Tiré du blogue de l’auteur.
Dialogue ou pression. Enoncée ainsi, l’équation paraît simpliste et la question est en effet l’articulation de ces deux dimensions. Pour sortir de la crise actuelle en Birmanie, il faudra certainement qu’un dialogue ait lieu à un moment entre des représentants de l’institution militaire birmane et ceux qui veulent en finir avec le règne politique de l’armée, qui dure depuis 1962. La question est donc : quel dialogue, dans quelles conditions et selon quel calendrier ainsi qu’entre qui et qui.
L’Association des nations d’Asie du Sud-Est (Asean), précisément, tente une médiation : un sommet spécial de l’organisation régionale aura lieu le 24 avril à Jakarta. « Plusieurs leaders [de la région] ont confirmé leur présence », annonce le porte-parole du ministère thaïlandais des Affaires étrangères. Parmi eux, le chef de l’armée birmane et premier responsable du putsch du 1er février, Min Aung Hlaing, un homme qualifié de « meurtrier en chef » par l’un des représentants du gouvernement d’union nationale né le 16 avril de négociations entre les différentes forces d’opposition au règne militaire. Pour le Dr Sasa, en effet, l’Asean se déshonorerait en permettant à cet homme de participer au sommet.
Les choses sont ainsi posées : contre l’histoire en marche – une population presqu’entièrement unie dans son rejet du pouvoir politique des militaires – la Chine estime par la voix de son ambassadeur aux Nations unies qu’ « une pression unilatérale et un appel à des sanctions ou à d’autres mesures coercitives ne feront qu’aggraver les tensions et la confrontation et compliquer davantage la situation, ce qui n’est en aucun cas constructif ». Être constructif, ce serait laisser l’Asean « jouer un rôle positif ».

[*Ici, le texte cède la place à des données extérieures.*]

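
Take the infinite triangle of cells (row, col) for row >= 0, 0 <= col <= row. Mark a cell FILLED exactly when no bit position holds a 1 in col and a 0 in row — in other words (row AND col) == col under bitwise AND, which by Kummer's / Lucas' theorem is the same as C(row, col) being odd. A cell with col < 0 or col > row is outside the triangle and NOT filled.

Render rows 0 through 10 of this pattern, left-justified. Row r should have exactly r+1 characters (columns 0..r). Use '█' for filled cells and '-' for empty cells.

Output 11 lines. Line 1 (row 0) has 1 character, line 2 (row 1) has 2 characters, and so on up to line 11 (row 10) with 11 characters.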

« Toutes les parties en Birmanie » devraient « garder leur calme » et « faire preuve de retenue » précise encore l’ambassadeur chinois, comme si le problème pouvait se trouver de deux côtés et non d’un seul, qui est précisément le côté qu’il protège d’une plus grande mise sous pression. Le but ? Que « la transition démocratique en Birmanie », auquel le putsch de Min Aung Hlaing et de ses alliés a précisément mis un terme, puisse se poursuivre. Une « transition » dont on peut d’ailleurs interroger la réalité tant le putsch, précisément, montre le refus des dirigeants militaires d’abandonner leur pouvoir.
Faut-il donc inviter Min Aung Hlaing au sommet de Jakarta ? Oui, si l’on croit à la possibilité d’un retour à la case départ, c’est-à-dire à la situation de l’avant 1er février, faite d’une cohabitation politique entre civils et militaires à l’avantage des militaires. Non, si l’on estime qu’une telle cohabitation ne sera plus acceptée de la population birmane, unie dans un refus définitif d’une implication politique de l’armée dans les affaires du pays, ou si l’on saisit combien le « meurtrier en chef » est désormais haï de ses compatriotes.
Si l’Asean a comme objectif d’aller dans le sens voulu par la Chine – des négociations permettant de revenir à la case départ – ce sommet, en accordant à Min Aung Hlaing une place de négociateur, pourrait avoir son intérêt. Non pas par sa pertinence mais en raison, précisément, de son décalage d’avec la réalité. Il est peu de chance en effet que la population et ses représentants soient encore prêts à considérer Min Aung Hlaing comme quelqu’un avec qui l’on signe un accord. Dès lors, la pression en sera accrue sur les autres membres de l’institution militaire, obligés à l’un ou l’autre moment de constater qu’il n’y aura pas de sortie de crise tant que les principaux responsables du putsch, identifiés à une bande d’assassins, ne seront pas sacrifiés. Pour le dire autrement et sans exclure quelque surprise : une réussite du sommet paraissant hautement improbable, son échec pourrait être en revanche intéressant en ce qu’il forcerait différents acteurs nationaux et régionaux à ajuster leurs vues pour voir enfin l’évidence de la situation, qui peut s’énoncer en ces termes : pour les Birmans, le règne militaire, ne serait-ce que modéré par un espace laissé aux forces démocratiques, n’est plus de l’ordre de l’acceptable.
Que l’Union européenne étende prochainement son régime de sanctions visant des individus à de nouveaux responsables militaires, ce qui devrait avoir lieu ce 19 avril, est dès lors une bonne chose. Là encore, parce qu’il faut s’efforcer de créer des divisions au sein de l’institution militaire : la nécessité de sacrifier les « têtes » du putsch doit pouvoir s’imposer au sein de l’armée avec la force de l’évidence.
On assistera peut-être alors à un début de sortie de crise.